While the consequences for quality of a reckless expansion are quite easily seen, that of another subtle but definite trend is less easily discerned. The latter may have had an important role in killing-off our universities. This is a political development which has two aspects to it, namely the adoption of a corporate-centric approach by governments and the spread of illiberalism within society. The connection between these two developments is far from obvious but one thing is clear. It is that the rise to dominance of a politics incorporating both these elements is not helpful to the pursuit of knowledge. It has led to a sort of “closing of the Indian mind” once open to myriad influences and mindful of the virtues of truth and beauty.

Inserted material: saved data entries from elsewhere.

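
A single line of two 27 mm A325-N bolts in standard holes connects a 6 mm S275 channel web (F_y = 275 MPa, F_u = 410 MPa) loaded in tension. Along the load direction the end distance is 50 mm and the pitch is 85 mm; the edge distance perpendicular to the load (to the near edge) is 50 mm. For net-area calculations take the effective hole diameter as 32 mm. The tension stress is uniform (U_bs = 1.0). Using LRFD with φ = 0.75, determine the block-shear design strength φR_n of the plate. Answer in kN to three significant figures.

Shear plane L_v = 50 + 1·85 = 135 mm; A_gv = 135 × 6 = 810 mm².
A_nv = (135 − 1.5·32) × 6 = 522 mm².
A_nt = (50 − 0.5·32) × 6 = 204 mm².
0.6 F_u A_nv = 128.4 kN; 0.6 F_y A_gv = 133.7 kN → shear rupture governs the shear term.
R_n = 128.4 + 1.0 × 410 × 204 / 1000 = 212.1 kN.
Design strength φR_n = 0.75 × 212.1 = 159 kN.

159 kN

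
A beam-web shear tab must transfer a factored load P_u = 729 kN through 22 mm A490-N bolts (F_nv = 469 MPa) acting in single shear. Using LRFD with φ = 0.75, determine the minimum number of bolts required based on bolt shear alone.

6 bolts

A_b = π·22²/4 = 380.1 mm².
Per-bolt design strength φR_n = 0.75 × 469 × 380.1 × 1 / 1000 = 133.7 kN.
n ≥ 729 / 133.7 = 5.452 → use 6 bolts.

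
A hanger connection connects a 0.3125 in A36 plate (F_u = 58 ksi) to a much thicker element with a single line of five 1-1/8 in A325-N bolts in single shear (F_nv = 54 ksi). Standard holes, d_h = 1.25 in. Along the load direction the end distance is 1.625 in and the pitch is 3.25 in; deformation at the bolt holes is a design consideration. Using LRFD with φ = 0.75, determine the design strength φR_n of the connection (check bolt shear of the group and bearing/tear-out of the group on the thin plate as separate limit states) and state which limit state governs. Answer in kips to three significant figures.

147 kips (bearing governs)

Bolt shear: A_b = π·1.125²/4 = 0.994 in²; R_n = 54 × 0.994 × 5 × 1 = 268.4 kips → 0.75 × 268.4 = 201 kips.
Bearing (1.2 l_c t F_u ≤ 2.4 d t F_u): upper limit = 2.4·1.125·0.3125·58 = 48.94 kips.
  Edge l_c = 1.625 − 1.25/2 = 1 → r_n = 21.75 kips; interior l_c = 3.25 − 1.25 = 2 → r_n = 43.5 kips.
  R_n,bearing = 1·21.75 + 4·43.5 = 195.8 kips → 0.75 × 195.8 = 147 kips.
Bearing governs: 147 kips.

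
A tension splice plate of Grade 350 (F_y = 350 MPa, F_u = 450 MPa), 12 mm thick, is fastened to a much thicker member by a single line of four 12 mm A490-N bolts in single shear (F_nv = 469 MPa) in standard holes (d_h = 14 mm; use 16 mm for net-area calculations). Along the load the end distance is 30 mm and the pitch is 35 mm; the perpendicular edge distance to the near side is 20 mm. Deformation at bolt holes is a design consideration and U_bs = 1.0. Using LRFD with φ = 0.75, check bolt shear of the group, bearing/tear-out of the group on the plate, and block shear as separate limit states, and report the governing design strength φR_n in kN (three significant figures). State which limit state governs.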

Going back a little further, we can see the vestiges of such mindfulness in our spectacular achievements in fields as diverse as philosophy and architecture. One does not have to agree fully with the poet Keats when he had declared that the link between truth and beauty is all there is to know to acknowledge that such an awareness must infuse our higher education enterprise! If you think “truth and beauty” is for the birds, you may want to read the astrophysicist S. Chandrashekar on “Motivation in science”. The severely bureaucratised environment in India’s universities has managed to expunge all creativity from the system.
Political driven
When social forces act to snuff out a vibrant and free-spirited learning environment, we are largely in the hands of the political class, for it is this class that wields the levers of power that can counteract the reaction. But when the political class abets these very forces, we are left pretty much in the lurch. There is something of this kind at work in India today. First, for decades now, members of the political class have been very heavily invested in the profitmaking segment of higher education. Private engineering, medicine and management education have offered full-time politicians a happy hunting ground. Naturally, there has been no concern for knowledge creation here. On the other hand, the archipelago of Central higher education institutions has been treated as a handmaiden to advance party-political agendas. This has been the case under both the fronts that have ruled India over the past decade-and-a-half. The initiatives have ranged over making an IIM education virtually free, to expanding enrolment without any concern for the consequences.
Almost a century ago, Kalidas Bhattacharya, a philosophy teacher in Calcutta, delivered an address to his students which was published as a tract named “Swaraj in Ideas”. Though the address must itself be seen in the context of the Indian national movement, its message remains as fresh as ever. Bhattacharya had argued that political independence by itself would amount to little if Indians did not have the mental capacity to imagine a world in relation to their own needs. The prerequisite for this is the development of cognitive means, an ethical sensitivity and a historical understanding. This alone can be called an education. We watch with shock and awe as everything handed down from Delhi of late suggests that the political class don’t want one for our young. Higher education in India is being throttled by the regulator, and no one is screaming murder.